The brutality, the misogyny, and the homophobic contents that are endemic to hip-hop are certainly not beyond rebuke, but neither is hip-hop’s capacity to inspire young people with a sense of confidence and equanimity. We live amidst a sociopolitical landscape where agents of the law and ‘neighborhood watch’ vigilantes alike slay black people with impunity, and where black and brown bodies are warehoused in carceral institutions at an unprecedented rate. Older members of the black community implore its angry youth to assimilate into the American mainstream and to acquiesce to the respectability politics that characterized the Civil Rights Movement of the 20th century.
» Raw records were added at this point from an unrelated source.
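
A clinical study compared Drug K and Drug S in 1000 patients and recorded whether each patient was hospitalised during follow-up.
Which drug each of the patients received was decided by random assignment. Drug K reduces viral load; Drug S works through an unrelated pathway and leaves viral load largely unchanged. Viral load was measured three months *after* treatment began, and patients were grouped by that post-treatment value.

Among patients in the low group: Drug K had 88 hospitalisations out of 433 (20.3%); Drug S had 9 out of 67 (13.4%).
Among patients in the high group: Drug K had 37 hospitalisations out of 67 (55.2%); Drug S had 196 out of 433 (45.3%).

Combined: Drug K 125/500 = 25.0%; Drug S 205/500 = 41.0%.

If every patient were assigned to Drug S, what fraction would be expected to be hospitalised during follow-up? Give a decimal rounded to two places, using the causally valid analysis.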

But in 2015, 48 years after the assassination of Martin Luther King Jr. and mere months after the police killing of 12-year old Tamir Rice, appealing to the tastes and sensibilities of white America seems to have fallen out of favor. Hip-hop, then, characterizes a new politic for the 21st century.
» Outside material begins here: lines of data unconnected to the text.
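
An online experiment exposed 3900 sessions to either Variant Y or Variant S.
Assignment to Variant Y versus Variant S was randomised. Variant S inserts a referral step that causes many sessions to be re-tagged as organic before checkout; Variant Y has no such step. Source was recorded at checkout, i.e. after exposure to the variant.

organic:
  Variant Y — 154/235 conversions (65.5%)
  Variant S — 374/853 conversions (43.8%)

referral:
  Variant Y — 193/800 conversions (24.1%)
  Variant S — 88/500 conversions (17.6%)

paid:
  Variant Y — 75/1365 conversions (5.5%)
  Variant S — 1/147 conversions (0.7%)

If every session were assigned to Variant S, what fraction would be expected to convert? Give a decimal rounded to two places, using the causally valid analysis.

0.31

Stratifying would compare variants among sessions the variants themselves sorted into traffic source groups — a form of selection on an intermediate. The unconditioned pooled rates give the total causal effect.
So P(outcome | do(Variant S)) is just the pooled rate for Variant S: 463/1500 = 0.309.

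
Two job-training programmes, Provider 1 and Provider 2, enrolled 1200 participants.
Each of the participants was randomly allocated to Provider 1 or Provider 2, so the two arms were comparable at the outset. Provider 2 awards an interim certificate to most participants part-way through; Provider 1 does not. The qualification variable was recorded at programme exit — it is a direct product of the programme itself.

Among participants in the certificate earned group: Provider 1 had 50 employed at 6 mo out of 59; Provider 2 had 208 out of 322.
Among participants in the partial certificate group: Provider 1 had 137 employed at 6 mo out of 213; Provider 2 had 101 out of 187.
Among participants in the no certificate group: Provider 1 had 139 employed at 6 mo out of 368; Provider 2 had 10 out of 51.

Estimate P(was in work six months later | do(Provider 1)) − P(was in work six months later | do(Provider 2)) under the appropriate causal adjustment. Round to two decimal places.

Provider 1 is higher inside every qualification attained during the programme stratum but Provider 2 is higher in aggregate. Whether to stratify depends on how qualification attained during the programme relates to the programme.
Qualification attained during the programme is downstream of the programme. One should not condition on a consequence of treatment, so the overall rates are the right comparison.
The causal difference is the pooled difference: 0.509 − 0.570 = -0.060.

-0.06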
I must, as a black millennial academic, for the sake of keeping it 100, acknowledge that hip-hop, my pedagogy, and my research are inextricable; but that realization came only after a year of struggling with imposter syndrome, in a position for which I felt too young. I constantly worried about how others, my students and colleagues especially, perceived me. Am I too radical? Should I tone it down? How could I best employ my somatic presence as a lecturer? Should I emulate the erudite scholar or the black entertainer? How do I encourage dissent and critique whilst questioning the ethical boundaries of my own pedagogical and intellectual honesty? Does this place, the institution and community that nurtured me, have need of a hip-hop academic? Are my ideas—rooted in my lived experiences, education, and travels—taken seriously, or am I merely a poster child of alumni success? At what point does reflexivity become destructive?
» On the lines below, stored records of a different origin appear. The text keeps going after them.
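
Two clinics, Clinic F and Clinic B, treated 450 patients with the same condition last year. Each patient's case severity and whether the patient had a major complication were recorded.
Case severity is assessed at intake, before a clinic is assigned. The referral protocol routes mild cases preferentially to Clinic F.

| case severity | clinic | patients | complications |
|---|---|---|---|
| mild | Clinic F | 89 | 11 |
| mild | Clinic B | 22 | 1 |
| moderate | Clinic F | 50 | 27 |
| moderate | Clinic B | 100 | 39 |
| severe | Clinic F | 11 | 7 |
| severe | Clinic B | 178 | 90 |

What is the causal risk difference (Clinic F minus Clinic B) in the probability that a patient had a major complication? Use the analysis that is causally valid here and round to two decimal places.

Since case severity is a pre-existing factor (not a product of the clinic) and it affects the outcome on its own, it is a confounder. The stratified rates, not the pooled rate, identify the causal effect.
Adjusting over the population distribution of case severity: 0.247·(0.124−0.045) + 0.333·(0.540−0.390) + 0.420·(0.636−0.506) = +0.124.

+0.12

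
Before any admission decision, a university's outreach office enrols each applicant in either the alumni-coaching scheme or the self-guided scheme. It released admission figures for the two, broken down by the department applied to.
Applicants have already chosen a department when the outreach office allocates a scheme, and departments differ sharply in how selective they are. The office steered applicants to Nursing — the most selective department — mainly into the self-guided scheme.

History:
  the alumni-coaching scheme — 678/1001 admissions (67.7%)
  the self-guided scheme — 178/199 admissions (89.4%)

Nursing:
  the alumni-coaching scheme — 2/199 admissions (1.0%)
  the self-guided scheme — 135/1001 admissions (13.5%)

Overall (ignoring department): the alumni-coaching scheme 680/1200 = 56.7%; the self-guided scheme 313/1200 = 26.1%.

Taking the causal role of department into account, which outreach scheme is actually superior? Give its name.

the self-guided scheme

the self-guided scheme is higher inside every department stratum but the alumni-coaching scheme is higher in aggregate. Whether to stratify depends on how department relates to the outreach scheme.
Department differs across outreach schemes for reasons unrelated to any effect of the outreach scheme itself, and it separately predicts the outcome — a classic confounder. We must compare within department levels.
Within each level — History: 67.7% vs 89.4%; Nursing: 1.0% vs 13.5% — the self-guided scheme is higher every time.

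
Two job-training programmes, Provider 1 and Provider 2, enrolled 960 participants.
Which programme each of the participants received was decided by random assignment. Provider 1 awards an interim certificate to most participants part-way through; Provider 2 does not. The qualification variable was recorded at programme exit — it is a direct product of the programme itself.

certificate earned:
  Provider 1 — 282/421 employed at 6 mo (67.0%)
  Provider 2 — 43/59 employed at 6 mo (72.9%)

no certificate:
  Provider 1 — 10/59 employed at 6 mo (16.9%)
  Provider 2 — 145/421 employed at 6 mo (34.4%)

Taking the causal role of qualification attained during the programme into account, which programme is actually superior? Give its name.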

The courses that I taught this year varied enormously, but it became increasingly clear that my approach to teaching, whether it be world history or hip-hop studies, was thoroughly anthropological—from the bottom up. And, my own research interests concerning the intersection of gender, race, and class came to define my teaching in ways that I had not anticipated. I taught soon-to-graduate seniors who remembered me from my undergraduate days; their sustained patience and encouragements were invaluable to my experience with learning to teach. It was the freshmen, however, which challenged me most. My confidence as a lecturer grew alongside theirs as new university students; they taught me that I am most effective as a facilitator of learning when I allow my creativity and candor free rein, absent cumbersome formalities, and when I encourage dissent—the healthiest of intellectual exercises.

KRS and Queen Latifah at Paris Le Cigalle, Source: Flickr Creative Commons.
Krs One and Queen Latifah at Paris Le Cigalle, Source: Flickr Creative Commons.

I hardly felt qualified to teach a course on hip-hop at the outset of the spring semester, given the fact that I had never taken such a class myself, but we grew considerably as a class. We experimented liberally, but we covered much ground. Notwithstanding the reoccurring episodes of self-doubt, I felt determined and empowered as I lectured on such exigent topics as ‘race’ and mass incarceration, or when we discussed Queen Latifah’s classic rap anthem, “U.N.I.T.Y”, with regard to the depiction of misogyny and the fragility of black masculinity in the film “Boys N The Hood”. The righteous indignation that undergirds the Black Lives Matter movement smoldered in my heart, and this was my opportunity to be of import. I sought to inspire empathy and understanding—an endeavor aimed towards narrowing the gap between youths in rural white, and urban black, America.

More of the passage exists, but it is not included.